Mots-Clés, agence de communication éditoriale et d'influence

View Original

« La question elle est vite répondue » : mème pas mal  !

Vous l’avez reconnu. Vous vous souvenez peut-être même de son nom, Jean-Pierre Fanguin. Mais finalement le nom de ce youtubeur importe peu. Car le phénomène central n’est jamais l’origine d’un mème, mais le génial dispositif de transmission par imitation qu’il met en place. 

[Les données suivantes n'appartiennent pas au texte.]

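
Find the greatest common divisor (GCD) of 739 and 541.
1

Using the Euclidean algorithm:
739 = 1 × 541 + 198
541 = 2 × 198 + 145
198 = 1 × 145 + 53
145 = 2 × 53 + 39
53 = 1 × 39 + 14
39 = 2 × 14 + 11
14 = 1 × 11 + 3
11 = 3 × 3 + 2
3 = 1 × 2 + 1
2 = 2 × 1 + 0

GCD(739, 541) = 1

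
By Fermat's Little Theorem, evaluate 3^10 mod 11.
By Fermat's Little Theorem, 3^{10} ≡ 1 (mod 11) since 11 is prime and gcd(3, 11) = 1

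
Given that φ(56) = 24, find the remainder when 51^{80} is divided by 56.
By Euler: 51^{24} ≡ 1 (mod 56) since gcd(51, 56) = 1. 80 = 3×24 + 8. So 51^{80} ≡ 51^{8} ≡ 25 (mod 56)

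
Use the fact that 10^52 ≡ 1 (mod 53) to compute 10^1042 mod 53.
By Fermat: 10^{52} ≡ 1 (mod 53). 1042 ≡ 2 (mod 52). So 10^{1042} ≡ 10^{2} ≡ 47 (mod 53)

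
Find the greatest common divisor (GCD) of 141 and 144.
3

Using the Euclidean algorithm:
141 = 0 × 144 + 141
144 = 1 × 141 + 3
141 = 47 × 3 + 0

GCD(141, 144) = 3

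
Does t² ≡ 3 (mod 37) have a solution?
By Euler's criterion: 3^{18} ≡ 1 (mod 37). Since this equals 1, 3 is a QR.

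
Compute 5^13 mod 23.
Using repeated squaring. 13 = 8 + 4 + 1 (binary 1101). Repeated squaring mod 23: 5^1 ≡ 5; 5^2 ≡ 5² = 25 ≡ 2; 5^4 ≡ 2² = 4 ≡ 4; 5^8 ≡ 4² = 16 ≡ 16. Multiply: 5^13 = 5^8 × 5^4 × 5^1 ≡ 16 × 4 × 5 (mod 23): 16 × 4 = 64 ≡ 18; 18 × 5 = 90 ≡ 21. So 5^13 ≡ 21 (mod 23).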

Celui-ci, c’est LE mème francophone de 2020. Dix-mille ? Cent-mille ? Un million ? Plus encore ? J’ai cherché, mais impossible d’évaluer, même de manière approximative, le nombre d’imitations, de parodies, de détournements nés dans le sillage de cette vidéo.

50 nuances de mèmes

Il y a celles et ceux qui ont repris tout le décorum et le speech, à la virgule près ; d’autres qui se contentent de détourner le phrasé ou quelques phrases saillantes. Des marques aussi, qui jamais avares de mème-jacking, ont tenté d’y faire référence en en reprenant des bribes, pour entretenir la relation de connivence à leurs publics. Ainsi, « la question elle est vite répondue » fait désormais partie du patrimoine culturel francophone ; pour combien de temps ? Et surtout, qu’est-ce qui explique son succès ?

L’analyse de ce mème, mais aussi d’autres mèmes populaires que nous lègue chaque année le web social, permet de mettre en évidence 3 ingrédients récurrents du mème.

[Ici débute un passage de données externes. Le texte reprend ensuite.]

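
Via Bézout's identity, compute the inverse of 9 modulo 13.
Extended GCD: 9(3) + 13(-2) = 1. So 9^(-1) ≡ 3 ≡ 3 (mod 13). Verify: 9 × 3 = 27 ≡ 1 (mod 13)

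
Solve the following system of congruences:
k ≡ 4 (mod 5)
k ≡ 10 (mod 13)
49

Using the Chinese Remainder Theorem:
M = product of moduli = 65
For equation 1: M_1 = 13, 13 ≡ 3 (mod 5), inverse of 13 mod 5 is 2 (check: 3 × 2 = 6 ≡ 1 (mod 5))
For equation 2: M_2 = 5, 5 ≡ 5 (mod 13), inverse of 5 mod 13 is 8 (check: 5 × 8 = 40 ≡ 1 (mod 13))
Combine: k ≡ Σ r_i×M_i×(M_i⁻¹ mod m_i) = 4×13×2 + 10×5×8 = 104 + 400 = 504
504 mod 65 = 49
k ≡ 49 (mod 65)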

D’abord, ce qu’on pourrait appeler la faiblesse du coût d’imitation. 

Un mème, ça doit être facile à imiter. Et cette vidéo est l’archétype d’un mème. On y trouve du caricatural, qui attire l’attention de celui ou celle qui la visionne. De nombreuses phrases potentiellement cultes (et reprises ci-dessus dans le petit exercice de style auquel je me suis livré), qui constituent autant de portes d’entrée à la mèmisation. Cette vidéo présente en effet des marqueurs très nets, quelques formulations emblématiques qui agissent comme autant de repères, et la rendent ainsi propice au détournement : « salut à toi jeune entrepreneur », « est-ce que tu préfères… », « Bisous » en fin de vidéo, ou encore la flûte de champagne jeté au milieu de la chaussée. Et bien sûr le fameux « pour moi la question elle est vite répondue ». Autant de repères qui facilitent la reprise par imitation. C’est la règle n° 1 : pour qu’il y ait mème, il faut que le coût d’imitation soit bas. C’est-à-dire que les points d’entrée dans la vidéo ou l’image soient évidents et nombreux. 

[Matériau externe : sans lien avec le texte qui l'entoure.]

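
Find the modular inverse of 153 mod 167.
153^(-1) ≡ 155 (mod 167). Verification: 153 × 155 = 23715 ≡ 1 (mod 167)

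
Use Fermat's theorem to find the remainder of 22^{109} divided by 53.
18

By Fermat's Little Theorem, a^(p-1) ≡ 1 (mod p) for prime p and gcd(a, p) = 1
Here p = 53, so 22^52 ≡ 1 (mod 53)
We can reduce the exponent: 109 mod 52 = 5
So 22^109 ≡ 22^5 (mod 53)
Computing: 22^5 mod 53 = 18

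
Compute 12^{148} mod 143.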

Ensuite, cette vidéo n’est pas seulement propice à la mèmisation par ses caractéristiques formelles. Elle est également malaisante, ce qui suscite de l’ironie ou du sarcasme dont les réseaux sociaux ne sont jamais avares. Costume trop serré, arrogance du personnage, exaltation d’une réussite sociale réduite à l’argent gagné facilement. Le tout symbolisé par un 4x4, dans une ère où ces gros véhicules polluants sont plus souvent conspués que désirés. Il n’y a pas de mème sans un sourire, même si celui-ci est le symptôme d’un inconfort. C’est la règle n° 2 : là où il y a mème, il y a souvent gène.

Enfin, et c’est la dernière règle du mème : l’équivoque dans l’intention.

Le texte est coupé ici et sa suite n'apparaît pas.